The league’s mixed results at the gate were mirrored in its performance on TV. MLS games on ESPN2 averaged a 0.2 cable rating for the third consecutive year, but total average viewers per game fell to 253,000 — down from 289,000 viewers in 2007 and 263,000 in 2006.
ESPN also began simulcasting games on ESPN Deportes this year, which attracted an average of 40,000 viewers per broadcast.
On Fox Soccer Channel, which just began getting ratings in October, MLS averaged a 0.1 cable rating and 30,000 viewers over four games. The last game of the season on the network between the Dynamo and Chivas USA delivered a 0.0 cable rating and 24,000 viewers.

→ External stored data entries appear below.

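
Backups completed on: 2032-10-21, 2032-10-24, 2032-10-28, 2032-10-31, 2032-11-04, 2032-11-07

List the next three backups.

Every event lands on a Thursday or Sunday (gaps cycle 3, 4, 3, 4, 3).
So the schedule is: every Thursday and Sunday.
Next Thursday: 2032-11-11.
Next Sunday: 2032-11-14.
Next Thursday: 2032-11-18.

2032-11-11, 2032-11-14, 2032-11-18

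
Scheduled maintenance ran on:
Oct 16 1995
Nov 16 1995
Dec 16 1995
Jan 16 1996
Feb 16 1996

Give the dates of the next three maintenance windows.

Each date is the 16th; the gaps (31, 30, 31, 31) track the month lengths.
The rule is the 16th of each month.
Next: March 1996 → Mar 16 1996.
Next: April 1996 → Apr 16 1996.
Next: May 1996 → May 16 1996.

Mar 16 1996, Apr 16 1996, May 16 1996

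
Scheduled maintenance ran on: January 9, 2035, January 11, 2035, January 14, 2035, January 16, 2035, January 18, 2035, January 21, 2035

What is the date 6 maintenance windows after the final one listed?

February 4, 2035

Every event lands on a Tuesday or Thursday or Sunday (gaps cycle 2, 3, 2, 2, 3).
So the schedule is: every Tuesday, Thursday and Sunday.
Next Tuesday: January 23, 2035.
Next Thursday: January 25, 2035.
Next Sunday: January 28, 2035.
Next Tuesday: January 30, 2035.
Next Thursday: February 1, 2035.
The following Sunday is February 4, 2035.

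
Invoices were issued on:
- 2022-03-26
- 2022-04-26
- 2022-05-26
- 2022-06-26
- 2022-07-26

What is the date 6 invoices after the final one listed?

2023-01-26

The day-of-month is always 26 (31, 30, 31, 30 days between events).
So this recurs on the 26th of each month.
August 2022: 2022-08-26.
Next: September 2022 → 2022-09-26.
Next: October 2022 → 2022-10-26.
November 2022: 2022-11-26.
December 2022: 2022-12-26.
Next: January 2023 → 2023-01-26.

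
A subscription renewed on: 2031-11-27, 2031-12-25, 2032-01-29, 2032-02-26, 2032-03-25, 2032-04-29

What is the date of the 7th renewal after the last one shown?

All Thursdays; the gaps (28, 35, 28, 28, 35) vary with month length.
This is the last Thursday of each month.
Last Thursday of May 2032: 2032-05-27.
Last Thursday of June 2032: 2032-06-24.
Last Thursday of July 2032: 2032-07-29.
Last Thursday of August 2032: 2032-08-26.
September 2032 ends with Thursday 2032-09-30.
Last Thursday of October 2032: 2032-10-28.
November 2032 ends with Thursday 2032-11-25.

2032-11-25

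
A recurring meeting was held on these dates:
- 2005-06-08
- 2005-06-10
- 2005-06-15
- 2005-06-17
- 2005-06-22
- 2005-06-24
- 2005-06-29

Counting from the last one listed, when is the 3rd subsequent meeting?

Gaps: 2, 5, 2, 5, 2, 5 days — not constant, but cyclic with period 2.
The events fall on every Wednesday and Friday.
The following Friday is 2005-07-01.
Next Wednesday: 2005-07-06.
Next Friday: 2005-07-08.

2005-07-08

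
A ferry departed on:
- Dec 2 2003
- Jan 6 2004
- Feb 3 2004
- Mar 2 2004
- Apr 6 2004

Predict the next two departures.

Gaps: 35, 28, 28, 35 days — a mix of 28 and 35. Every date is a Tuesday.
Each is the 1st Tuesday of its month.
1st Tuesday of May 2004: May 4 2004.
1st Tuesday of June 2004: Jun 1 2004.

May 4 2004, Jun 1 2004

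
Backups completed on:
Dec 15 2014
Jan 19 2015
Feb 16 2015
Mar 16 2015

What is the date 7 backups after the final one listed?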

“We’re pleased,” said David Sternberg, Fox Soccer Channel’s general manager. “It’s a marathon, not a sprint. I don’t think anyone expected (MLS) to do World Cup numbers at this stage of the league’s development.”
Ratings on Univision’s Telefutura, which broadcast 26 games this season, were flat, while total viewers were down 11 percent from 2007 to an average of 254,000 a game.
“Obviously, there’s been a change in the economy in the country in the last few months,” Abbott said. “We feel we’ve really performed well given some of those changes. We’re looking forward to 2009, and took it as a great sign that seven markets submitted applications to receive an expansion team.”